The past governments and professional colleagues in the MOHS had failed to implement the Scheme of Service as outlined in the CHO project document of 1977. The ascendency of Alhaji Dr Kisito Sheku Daoh to the substantive post of Chief Medical Officer has, however, brought hope to the CHO cadre. There is no doubt about his determination to turn round the MOHS into an effective institution. He is a man that trusts the CHO cadre and who recognises their pivotal role in the health care delivery system in the country. On behalf of all CHOs sir, I congratulate you and wish you God’s guidance throughout your term as Chief Medical Officer.

To the APC administration, please be reminded that, the training of the CHOs who are currently the hub of the health care delivery in the country, was your initiation. Despite the failure by previous governments to translate your proposal into action, it is never too late and this important cadre is looking forward to you implementing the 1977 project document; especially to prevail on the MOHS and the Public Service Commission to expedite the implementation of the Scheme of Services for CHOs.

Health reforms are necessitated by the trends in the success of interventions to promote population health at the international level. The MOHS should emulate the success of health care delivery services in countries in the East of Africa. The Clinical or Medical Assistants, the contemporaries of the CHO, in countries like Tanzania, Uganda and Malawi performed the bulk of operations at the hospital level whilst carrying minor ones at the health centre. Considering the prevailing shortage of Medical doctors, the country would benefit immensely in terms of health gains by upgrading the skills of CHO to that of Clinical Assistance.

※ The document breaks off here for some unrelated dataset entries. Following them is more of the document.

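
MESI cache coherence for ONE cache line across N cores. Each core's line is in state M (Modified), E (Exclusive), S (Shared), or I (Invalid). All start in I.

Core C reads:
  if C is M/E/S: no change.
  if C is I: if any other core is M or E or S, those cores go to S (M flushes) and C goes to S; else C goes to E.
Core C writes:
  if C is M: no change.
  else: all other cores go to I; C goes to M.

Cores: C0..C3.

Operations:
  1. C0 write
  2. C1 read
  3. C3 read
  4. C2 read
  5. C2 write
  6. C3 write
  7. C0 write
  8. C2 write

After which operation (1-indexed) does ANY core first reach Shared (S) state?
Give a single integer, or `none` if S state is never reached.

Op 1: C0 write [C0 write: invalidate none -> C0=M] -> [M,I,I,I]
Op 2: C1 read [C1 read from I: others=['C0=M'] -> C1=S, others downsized to S] -> [S,S,I,I]
  -> First S state at op 2; remaining ops need not be traced.

Answer: 2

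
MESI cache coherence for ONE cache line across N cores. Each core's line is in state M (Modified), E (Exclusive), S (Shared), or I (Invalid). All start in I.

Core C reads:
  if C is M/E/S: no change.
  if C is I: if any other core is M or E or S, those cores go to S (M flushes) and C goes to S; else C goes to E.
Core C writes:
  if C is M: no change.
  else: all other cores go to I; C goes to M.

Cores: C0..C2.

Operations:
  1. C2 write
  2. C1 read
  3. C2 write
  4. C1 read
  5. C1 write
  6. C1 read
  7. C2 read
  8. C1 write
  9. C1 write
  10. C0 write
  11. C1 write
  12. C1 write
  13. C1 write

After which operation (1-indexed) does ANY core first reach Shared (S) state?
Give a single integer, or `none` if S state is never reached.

Op 1: C2 write [C2 write: invalidate none -> C2=M] -> [I,I,M]
Op 2: C1 read [C1 read from I: others=['C2=M'] -> C1=S, others downsized to S] -> [I,S,S]
  -> First S state at op 2; remaining ops need not be traced.

Answer: 2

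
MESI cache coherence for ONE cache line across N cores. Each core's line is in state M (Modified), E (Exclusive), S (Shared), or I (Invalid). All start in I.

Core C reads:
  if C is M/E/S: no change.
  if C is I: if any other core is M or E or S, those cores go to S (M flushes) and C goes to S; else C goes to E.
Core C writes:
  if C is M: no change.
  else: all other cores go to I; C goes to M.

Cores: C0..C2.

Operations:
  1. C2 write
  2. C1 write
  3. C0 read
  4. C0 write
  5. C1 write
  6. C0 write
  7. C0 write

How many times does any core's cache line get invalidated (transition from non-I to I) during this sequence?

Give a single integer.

Op 1: C2 write [C2 write: invalidate none -> C2=M] -> [I,I,M] (invalidations this op: 0; running total: 0)
Op 2: C1 write [C1 write: invalidate ['C2=M'] -> C1=M] -> [I,M,I] (invalidations this op: 1; running total: 1)
Op 3: C0 read [C0 read from I: others=['C1=M'] -> C0=S, others downsized to S] -> [S,S,I] (invalidations this op: 0; running total: 1)
Op 4: C0 write [C0 write: invalidate ['C1=S'] -> C0=M] -> [M,I,I] (invalidations this op: 1; running total: 2)
Op 5: C1 write [C1 write: invalidate ['C0=M'] -> C1=M] -> [I,M,I] (invalidations this op: 1; running total: 3)
Op 6: C0 write [C0 write: invalidate ['C1=M'] -> C0=M] -> [M,I,I] (invalidations this op: 1; running total: 4)
Op 7: C0 write [C0 write: already M (modified), no change] -> [M,I,I] (invalidations this op: 0; running total: 4)

Answer: 4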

The CHO like the Medical Doctors and Nurses, need personal and social security in the form of professional regulations within the MOHS. The CHO needs a sense of belongingness such as established professional organisation that would seek their interest. The CHO need achievement in terms of promotion with commensurate earnings. The CHO needs professional self-actualization in which personal growth and achievement of professional goals are realised.